First, I mention the fact that English does not have enough letters to accommodate the approximate forty-four sounds in English. I say approximate because some scholars feel the number of sounds is a few more and some say it’s a few less. There are twenty-six letters in the alphabet. It’s ironic that three of them don’t need to exist. I’m referring to the letters c, q, and x.
Concerning the letter c, such words as can, cup, and curl could be spelled kan, kup, and kurl.
Such words as cell, fence, and ace could be spelled sell, fense, and ase.
Concerning the letter q, such words as quit, quaint, and quest could be spelled kwit, kwaint, and kwest.
Concerning the letter x, such words as expel, extend, expert could be spelled ekspel, ekstend, and ekspert. And such words as exert, exam, and exist could be spelled egzert, egzam, and egzist.
There are twenty-five consonant sounds in English (some say a few more; some say a few less). Most consonants are spelled the way they sound. Some consonant sounds can be made in two or more ways. Let’s look as some examples:
The f Sound is usually made using the letter f, but the letters ph can also be used as in such words as photo, phase, phone, alphabet, sphere, and asphalt.
The z Sound is usually made using the letter z, but the letter s can also be used as in such words as boys, logs, and rugs. The letter x can be used as in such words as xylophone, xenophile and xeric.
The above is possibly as bad as it gets so far as consonants are concerned.
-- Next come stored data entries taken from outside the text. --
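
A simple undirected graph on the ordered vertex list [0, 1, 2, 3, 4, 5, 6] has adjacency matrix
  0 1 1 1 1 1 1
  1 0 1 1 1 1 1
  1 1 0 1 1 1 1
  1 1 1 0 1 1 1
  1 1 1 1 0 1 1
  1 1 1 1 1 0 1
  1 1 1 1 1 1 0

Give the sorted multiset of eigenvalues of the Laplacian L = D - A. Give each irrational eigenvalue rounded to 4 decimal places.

[0, 7, 7, 7, 7, 7, 7]

Each diagonal entry of L is the vertex degree and each off-diagonal entry is -1 where an edge is present, 0 otherwise; in the order [0, 1, 2, 3, 4, 5, 6] the diagonal is [6, 6, 6, 6, 6, 6, 6]. L is symmetric positive semidefinite, so every eigenvalue is real and nonnegative. There is one zero in the spectrum, matching the 1 component. By the matrix-tree theorem the graph has (1/7) * product of the nonzero eigenvalues = 16807 spanning trees.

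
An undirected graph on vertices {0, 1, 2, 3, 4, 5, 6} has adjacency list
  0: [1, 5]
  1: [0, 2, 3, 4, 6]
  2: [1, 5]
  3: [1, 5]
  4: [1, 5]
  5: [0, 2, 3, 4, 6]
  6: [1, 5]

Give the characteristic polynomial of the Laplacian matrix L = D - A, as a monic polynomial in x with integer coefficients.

x^7 - 20x^6 + 155x^5 - 600x^4 + 1240x^3 - 1312x^2 + 560x

With the vertex order [0, 1, 2, 3, 4, 5, 6], the degrees are [2, 5, 2, 2, 2, 5, 2], giving D = diag(2, 5, 2, 2, 2, 5, 2) and L = D - A. The eigenvalues of L are [0, 2, 2, 2, 2, 5, 7]; the characteristic polynomial is the product of (x - lambda_i), which multiplies out to x^7 - 20x^6 + 155x^5 - 600x^4 + 1240x^3 - 1312x^2 + 560x. The coefficient of x^6 equals -trace(L) = -20, matching the sum of degrees. By the matrix-tree theorem the graph has (1/7) * product of the nonzero eigenvalues = 80 spanning trees. There is one zero in the spectrum, matching the 1 component.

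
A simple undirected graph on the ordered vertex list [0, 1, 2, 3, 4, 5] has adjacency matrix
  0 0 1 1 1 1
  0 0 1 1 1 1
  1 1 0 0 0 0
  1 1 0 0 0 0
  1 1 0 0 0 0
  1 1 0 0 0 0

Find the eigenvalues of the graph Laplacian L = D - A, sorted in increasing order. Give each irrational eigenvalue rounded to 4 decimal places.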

The vowel Sounds are more complex. There are eighteen vowel sounds (some say a few more; some say a few less).
Let’s look as examples:
Consider the oo Sound as in the word tool. The following words all contain this sound. Note the different ways that this sound can be expressed:
too, woo, zoo, boo
you, youth, route, soup
glue, clue, rue, blue
new, drew, dew, blew
Let’s consider the ay Sound as in play. The following words all contain this sound. Note the different ways that this sound can be expressed:
say, play, ray, stay
reign, weigh, neigh
rein, veil, vein
ail, sail, jail, tail, nail
they, prey, grey
ate, tale, rage, shape, rate
And the ee Sound as in see. The following words all contain this sound. Note the different ways that this sound can be expressed:
eel, see, teen, free, wee, seen
piece, lien, chief
scene, gene, mete
eat, beat, weak, speak
me, be, we, he, she
key, alley, honey
And the oh Sound as in oh. The following words all contain this sound. Note the different ways that this sound can be expressed:
oak, load, foal, oaf
old, bold, cold, comb
toe, woe, doe, hoe
dome, bone, robe, rope
bow, sow, bowl, own
And the I Sound as in tie. The following words all contain this sound. Note the different ways that this sound can be expressed:
ire, bite, fire, mile, mike
light, might, night, fright
sigh, nigh, high
by, sty, fry,
lie, pie, tie
rye, bye, dye, rye
rhyme, type, byte
Another spelling problem is caused by words that sound the same but have different spellings. These are called homophones. Examples are cell and sell; sail and sale; no and know; meet and meat; so, sew, and sow; to, too, and two; for, fore, and four. There are many more.